Dr. Hedvat, too, is in the process of setting up next-gen sequencing. About a year ago his laboratory acquired an Illumina MiSeq benchtop sequencer. He has been validating this platform with Illumina’s TruSeq Amplicon cancer panel, which looks at 212 amplicons covering 48 genes.
In the same vein of working on multiplex gene panels, Dr. Hedvat is working on a leukemia panel using Raindance technology that detects abnormalities in 30 genes. “I can absolutely see [NGS replacing current methods] in the near future,” he says. “We are currently defining data analysis and processes so that I can be comfortable that we can do it reproducibly. Various professional groups are starting to develop standards. Standards really didn’t exist until a couple of months ago.
“All of the assays we are developing, such as the Illumina cancer panel, are designed to work with FFPE tissues,” Dr. Hedvat says. He highlights what he calls “the critical point”: “What makes them work for FFPE is that they are designed for the base pair length of the nucleic acid fragments.”
To illustrate this point, Dr. Hedvat talked about Raindance technology. “Raindance generates microdroplets, each containing one nucleic acid fragment.” These microdroplets are the input material for PCR; the microdroplets allow multiplex PCR assays with up to 1,000 different primer pairs in a single reaction.

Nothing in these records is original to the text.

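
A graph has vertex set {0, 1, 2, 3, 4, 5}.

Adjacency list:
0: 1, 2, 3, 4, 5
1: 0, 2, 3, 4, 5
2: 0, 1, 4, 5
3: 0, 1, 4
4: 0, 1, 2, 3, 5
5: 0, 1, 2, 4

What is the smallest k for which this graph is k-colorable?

5

0, 1, 2, 4, 5 are mutually adjacent (a clique of size 5), so at least 5 colors are needed.
5 colors suffice: color a → {0}; color b → {4}; color c → {1}; color d → {3, 5}; color e → {2}. No two adjacent vertices share a color.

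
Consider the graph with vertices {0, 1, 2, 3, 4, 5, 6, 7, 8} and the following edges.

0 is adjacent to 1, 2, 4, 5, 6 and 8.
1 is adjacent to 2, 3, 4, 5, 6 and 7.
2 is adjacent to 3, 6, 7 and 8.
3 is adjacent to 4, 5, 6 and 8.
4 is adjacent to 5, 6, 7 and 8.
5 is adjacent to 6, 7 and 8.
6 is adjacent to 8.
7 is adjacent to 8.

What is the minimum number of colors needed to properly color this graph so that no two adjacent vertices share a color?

5

0, 4, 5, 6, 8 are mutually adjacent (a clique of size 5), so at least 5 colors are needed.
5 colors suffice: color a → {1, 8}; color b → {2, 5}; color c → {6, 7}; color d → {4}; color e → {0, 3}. No two adjacent vertices share a color.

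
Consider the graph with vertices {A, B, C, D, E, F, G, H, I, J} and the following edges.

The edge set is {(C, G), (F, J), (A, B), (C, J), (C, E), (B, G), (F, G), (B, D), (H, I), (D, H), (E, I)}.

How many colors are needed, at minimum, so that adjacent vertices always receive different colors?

The cycle H-D-B-G-C-E-I-H has odd length 7, so it cannot be 2-colored; at least 3 colors are needed.
3 colors suffice: color 1 → {B, C, F, H}; color 2 → {A, D, E, G, J}; color 3 → {I}. No two adjacent vertices share a color.

3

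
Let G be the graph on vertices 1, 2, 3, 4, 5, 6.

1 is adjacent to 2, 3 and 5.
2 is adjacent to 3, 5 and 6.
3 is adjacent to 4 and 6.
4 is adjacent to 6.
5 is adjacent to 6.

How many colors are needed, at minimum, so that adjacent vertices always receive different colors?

2, 5, 6 form a triangle, so at least 3 colors are needed.
3 colors suffice: color red → {1, 6}; color blue → {2, 4}; color green → {3, 5}. No two adjacent vertices share a color.

3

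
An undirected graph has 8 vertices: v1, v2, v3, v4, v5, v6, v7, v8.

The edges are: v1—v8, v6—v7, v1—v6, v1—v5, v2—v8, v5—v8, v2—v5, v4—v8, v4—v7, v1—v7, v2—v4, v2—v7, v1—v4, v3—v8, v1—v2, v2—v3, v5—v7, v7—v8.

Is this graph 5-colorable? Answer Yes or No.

The chromatic number is 5. v1, v2, v5, v7, v8 are mutually adjacent (a clique of size 5), so at least 5 colors are needed.
5 colors suffice: v1=4, v2=3, v3=1, v4=5, v5=5, v6=2, v7=1, v8=2.
That is already a proper 5-coloring.

Yes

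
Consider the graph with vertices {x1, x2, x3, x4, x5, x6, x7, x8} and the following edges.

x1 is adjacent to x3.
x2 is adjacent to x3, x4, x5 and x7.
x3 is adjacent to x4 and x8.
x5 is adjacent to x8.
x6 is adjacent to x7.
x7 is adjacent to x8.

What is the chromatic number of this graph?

3

x2, x3, x4 are pairwise adjacent, so at least 3 colors are needed.
A valid assignment using 3 colors: x1=2, x2=2, x3=1, x4=3, x5=1, x6=2, x7=1, x8=2. Every edge joins two different colors.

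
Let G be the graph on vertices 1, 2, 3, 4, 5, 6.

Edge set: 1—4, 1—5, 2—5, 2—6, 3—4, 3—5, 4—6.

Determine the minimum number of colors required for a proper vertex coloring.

The cycle 4-3-5-2-6-4 has odd length 5, so it cannot be 2-colored; at least 3 colors are needed.
3 colors suffice: color red → {4, 5}; color blue → {1, 2, 3}; color green → {6}. No two adjacent vertices share a color.

3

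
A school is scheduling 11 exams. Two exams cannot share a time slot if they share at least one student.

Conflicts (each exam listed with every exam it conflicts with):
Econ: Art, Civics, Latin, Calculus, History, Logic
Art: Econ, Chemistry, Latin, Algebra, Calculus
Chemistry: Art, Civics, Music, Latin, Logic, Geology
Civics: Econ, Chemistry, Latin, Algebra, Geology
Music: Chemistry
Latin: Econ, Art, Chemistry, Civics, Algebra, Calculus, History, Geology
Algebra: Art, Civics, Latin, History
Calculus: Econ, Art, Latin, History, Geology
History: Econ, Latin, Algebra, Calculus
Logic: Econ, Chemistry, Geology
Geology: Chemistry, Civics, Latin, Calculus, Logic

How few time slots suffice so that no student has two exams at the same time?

4

Econ, Art, Latin, Calculus are mutually in conflict, so at least 4 time slots are needed.
4 time slots suffice: time slot 1 → {Music, Latin, Logic}; time slot 2 → {Econ, Chemistry, Algebra}; time slot 3 → {Art, History, Geology}; time slot 4 → {Civics, Calculus}. Each listed conflict is separated.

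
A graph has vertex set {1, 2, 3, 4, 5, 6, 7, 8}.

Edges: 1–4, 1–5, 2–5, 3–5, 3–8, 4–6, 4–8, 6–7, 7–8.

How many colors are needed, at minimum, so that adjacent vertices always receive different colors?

The cycle 4-8-3-5-1-4 has odd length 5, so it cannot be 2-colored; at least 3 colors are needed.
A valid assignment using 3 colors: 1=c, 2=b, 3=b, 4=b, 5=a, 6=a, 7=b, 8=a. Every edge joins two different colors.

3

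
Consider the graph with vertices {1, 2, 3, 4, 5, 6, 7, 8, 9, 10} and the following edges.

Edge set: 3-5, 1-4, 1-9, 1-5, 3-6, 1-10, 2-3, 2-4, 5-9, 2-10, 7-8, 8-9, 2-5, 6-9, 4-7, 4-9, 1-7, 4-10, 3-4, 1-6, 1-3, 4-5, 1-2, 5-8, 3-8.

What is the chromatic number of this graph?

5

1, 2, 3, 4, 5 form a clique, so at least 5 colors are needed.
5 colors suffice: color red → {1, 8}; color blue → {4, 6}; color green → {3, 7, 9, 10}; color yellow → {5}; color purple → {2}. No two adjacent vertices share a color.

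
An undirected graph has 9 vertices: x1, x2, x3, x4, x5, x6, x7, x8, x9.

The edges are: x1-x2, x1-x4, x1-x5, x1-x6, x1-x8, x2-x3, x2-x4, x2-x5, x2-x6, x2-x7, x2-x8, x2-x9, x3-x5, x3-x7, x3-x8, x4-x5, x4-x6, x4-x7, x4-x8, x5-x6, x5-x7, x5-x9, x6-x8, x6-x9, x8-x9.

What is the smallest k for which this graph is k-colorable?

5

x1, x2, x4, x6, x8 form a clique, so at least 5 colors are needed.
5 colors suffice: color 1 → {x2}; color 2 → {x5, x8}; color 3 → {x3, x4, x9}; color 4 → {x6, x7}; color 5 → {x1}. No two adjacent vertices share a color.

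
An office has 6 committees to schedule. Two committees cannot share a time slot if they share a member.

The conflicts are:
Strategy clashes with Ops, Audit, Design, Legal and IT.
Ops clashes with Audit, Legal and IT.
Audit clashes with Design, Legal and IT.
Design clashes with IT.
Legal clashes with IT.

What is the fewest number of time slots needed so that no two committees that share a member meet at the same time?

Strategy, Ops, Audit, Legal, IT pairwise conflict, so at least 5 time slots are needed.
Using 5 time slots: Strategy=3, Ops=5, Audit=2, Design=4, Legal=4, IT=1. Each listed conflict is separated.

5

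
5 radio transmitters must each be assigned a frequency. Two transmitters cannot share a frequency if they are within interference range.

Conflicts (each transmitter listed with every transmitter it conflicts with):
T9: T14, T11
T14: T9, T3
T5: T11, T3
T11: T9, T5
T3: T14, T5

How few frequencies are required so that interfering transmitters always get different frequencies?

3

The cycle T5-T3-T14-T9-T11-T5 has odd length 5, so it cannot be 2-colored; at least 3 frequencies are needed.
3 frequencies suffice: T9=2, T14=1, T5=1, T11=3, T3=2. Every pair that conflicts lands in different frequencies.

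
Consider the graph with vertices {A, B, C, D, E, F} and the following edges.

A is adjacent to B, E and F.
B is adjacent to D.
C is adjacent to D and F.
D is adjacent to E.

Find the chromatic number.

The cycle C-F-A-E-D-C has odd length 5, so it cannot be 2-colored; at least 3 colors are needed.
A valid assignment using 3 colors: A=1, B=2, C=3, D=1, E=2, F=2. No two adjacent vertices share a color.

3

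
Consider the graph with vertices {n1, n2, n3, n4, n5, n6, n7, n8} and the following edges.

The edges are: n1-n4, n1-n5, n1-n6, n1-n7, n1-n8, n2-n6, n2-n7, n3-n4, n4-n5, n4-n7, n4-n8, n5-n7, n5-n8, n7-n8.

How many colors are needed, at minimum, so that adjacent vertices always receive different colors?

n1, n4, n5, n7, n8 are mutually adjacent (a clique of size 5), so at least 5 colors are needed.
5 colors suffice: color R → {n1, n2, n3}; color B → {n6, n7}; color G → {n4}; color Y → {n5}; color P → {n8}. No two adjacent vertices share a color.

5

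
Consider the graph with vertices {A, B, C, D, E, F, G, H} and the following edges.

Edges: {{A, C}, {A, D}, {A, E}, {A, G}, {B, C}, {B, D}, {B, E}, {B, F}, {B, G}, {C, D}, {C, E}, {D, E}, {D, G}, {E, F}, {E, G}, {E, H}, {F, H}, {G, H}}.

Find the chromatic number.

4

B, C, D, E are pairwise adjacent (a clique of size 4), so at least 4 colors are needed.
One proper 4-coloring: A=3, B=3, C=4, D=2, E=1, F=4, G=4, H=2. No two adjacent vertices share a color.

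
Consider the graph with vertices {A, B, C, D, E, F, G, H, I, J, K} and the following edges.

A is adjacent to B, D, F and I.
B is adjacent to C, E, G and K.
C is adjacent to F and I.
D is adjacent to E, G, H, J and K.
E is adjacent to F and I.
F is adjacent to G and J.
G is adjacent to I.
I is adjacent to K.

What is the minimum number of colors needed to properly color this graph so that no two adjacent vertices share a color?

2

B and K are adjacent, so at least 2 colors are needed.
2 colors suffice: color red → {B, D, F, I}; color blue → {A, C, E, G, H, J, K}. Each edge has distinct colors on its endpoints.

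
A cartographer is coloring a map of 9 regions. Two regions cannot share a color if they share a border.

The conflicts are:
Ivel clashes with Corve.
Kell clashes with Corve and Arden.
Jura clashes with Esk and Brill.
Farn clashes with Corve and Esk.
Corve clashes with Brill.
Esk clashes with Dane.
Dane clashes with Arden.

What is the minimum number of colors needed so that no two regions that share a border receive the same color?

3

The cycle Jura-Esk-Farn-Corve-Brill-Jura has odd length 5, so it cannot be 2-colored; at least 3 colors are needed.
3 colors suffice: color 1 → {Corve, Esk, Arden}; color 2 → {Ivel, Kell, Jura, Farn, Dane}; color 3 → {Brill}. Each listed conflict is separated.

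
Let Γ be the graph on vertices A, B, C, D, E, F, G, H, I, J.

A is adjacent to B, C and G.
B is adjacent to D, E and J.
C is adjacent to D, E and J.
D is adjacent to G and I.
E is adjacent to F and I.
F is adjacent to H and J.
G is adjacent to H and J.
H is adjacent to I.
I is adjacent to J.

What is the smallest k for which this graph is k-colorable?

C and D are adjacent, so at least 2 colors are needed.
2 colors suffice: color 1 → {A, D, E, H, J}; color 2 → {B, C, F, G, I}. No two adjacent vertices share a color.

2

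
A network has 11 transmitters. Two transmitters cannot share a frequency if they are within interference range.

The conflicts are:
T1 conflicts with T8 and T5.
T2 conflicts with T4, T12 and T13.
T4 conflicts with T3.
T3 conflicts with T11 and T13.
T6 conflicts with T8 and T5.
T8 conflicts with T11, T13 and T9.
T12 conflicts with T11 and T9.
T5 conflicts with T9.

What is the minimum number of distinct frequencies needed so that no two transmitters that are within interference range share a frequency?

The cycle T2-T13-T3-T11-T12-T2 has odd length 5, so it cannot be 2-colored; at least 3 frequencies are needed.
3 frequencies suffice: frequency 1 → {T3, T8, T12, T5}; frequency 2 → {T1, T2, T6, T11, T9}; frequency 3 → {T4, T13}. Each listed conflict is separated.

3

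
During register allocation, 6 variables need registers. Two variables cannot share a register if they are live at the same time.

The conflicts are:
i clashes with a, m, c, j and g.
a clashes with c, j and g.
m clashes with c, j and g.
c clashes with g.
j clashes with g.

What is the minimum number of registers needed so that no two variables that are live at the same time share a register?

4

i, m, j, g are mutually in conflict, so at least 4 registers are needed.
4 registers suffice: register 1 → {i}; register 2 → {g}; register 3 → {a, m}; register 4 → {c, j}. Every pair that conflicts lands in different registers.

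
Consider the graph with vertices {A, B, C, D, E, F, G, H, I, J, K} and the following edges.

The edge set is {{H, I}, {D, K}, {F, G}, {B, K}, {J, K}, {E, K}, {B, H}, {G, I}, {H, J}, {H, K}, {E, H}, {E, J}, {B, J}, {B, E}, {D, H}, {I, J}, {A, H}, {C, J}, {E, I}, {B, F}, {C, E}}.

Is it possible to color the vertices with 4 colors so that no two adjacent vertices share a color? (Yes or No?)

B, E, H, J, K are mutually adjacent (a clique of size 5), so at least 5 colors are needed.
So 4 colors are not enough.

No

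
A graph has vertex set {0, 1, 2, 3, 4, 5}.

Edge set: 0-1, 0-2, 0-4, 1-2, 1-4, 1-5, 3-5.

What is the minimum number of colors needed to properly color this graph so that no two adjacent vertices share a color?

3

0, 1, 4 are mutually adjacent, so at least 3 colors are needed.
One proper 3-coloring: 0=blue, 1=red, 2=green, 3=red, 4=green, 5=blue. No two adjacent vertices share a color.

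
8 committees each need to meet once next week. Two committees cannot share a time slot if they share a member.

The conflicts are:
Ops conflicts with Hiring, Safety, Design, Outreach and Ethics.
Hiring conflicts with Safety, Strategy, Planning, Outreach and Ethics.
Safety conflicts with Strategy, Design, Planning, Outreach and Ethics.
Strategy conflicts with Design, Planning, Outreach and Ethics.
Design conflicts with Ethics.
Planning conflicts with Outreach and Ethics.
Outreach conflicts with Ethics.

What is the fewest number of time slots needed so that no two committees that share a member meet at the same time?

Hiring, Safety, Strategy, Planning, Outreach, Ethics are mutually in conflict, so at least 6 time slots are needed.
6 time slots suffice: time slot 1 → {Safety}; time slot 2 → {Ethics}; time slot 3 → {Design, Outreach}; time slot 4 → {Hiring}; time slot 5 → {Ops, Strategy}; time slot 6 → {Planning}. No two conflicting committees share a time slot.

6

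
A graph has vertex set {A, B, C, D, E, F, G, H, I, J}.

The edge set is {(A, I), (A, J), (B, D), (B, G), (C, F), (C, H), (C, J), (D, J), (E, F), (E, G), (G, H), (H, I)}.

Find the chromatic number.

The cycle H-G-E-F-C-H has odd length 5, so it cannot be 2-colored; at least 3 colors are needed.
3 colors suffice: A=red, B=blue, C=red, D=red, E=blue, F=green, G=red, H=blue, I=green, J=blue. Each edge has distinct colors on its endpoints.

3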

Raindance has two products of this type. “The original product was designed because of the cost of primers,” Dr. Hedvat says. “They wanted to use as few primers as possible, so they designed the primers for fragments 800 base pairs long. This allowed them to use fewer primers to cover the region of interest. However, this product was not compatible with nucleic acids extracted from FFPE. It would not give adequate amplification because of the shorter fragments—150 to 200 base pairs—from FFPE tissue.
“So now Raindance has a DeepSeq product that works with shorter fragments, but it requires more primers, so it is more expensive.”
Dr. Gulley summarized this whole issue succinctly in the Q&A that followed her AMP talk. “FFPE is the best source of tissue for molecular assays,” she said. “Changing practice is hard and we don’t want to go looking for new fixatives. We need to adapt our molecular methods to FFPE tissues.” And that’s just what’s happening.
William Check is a writer in Ft. Lauderdale, Fla.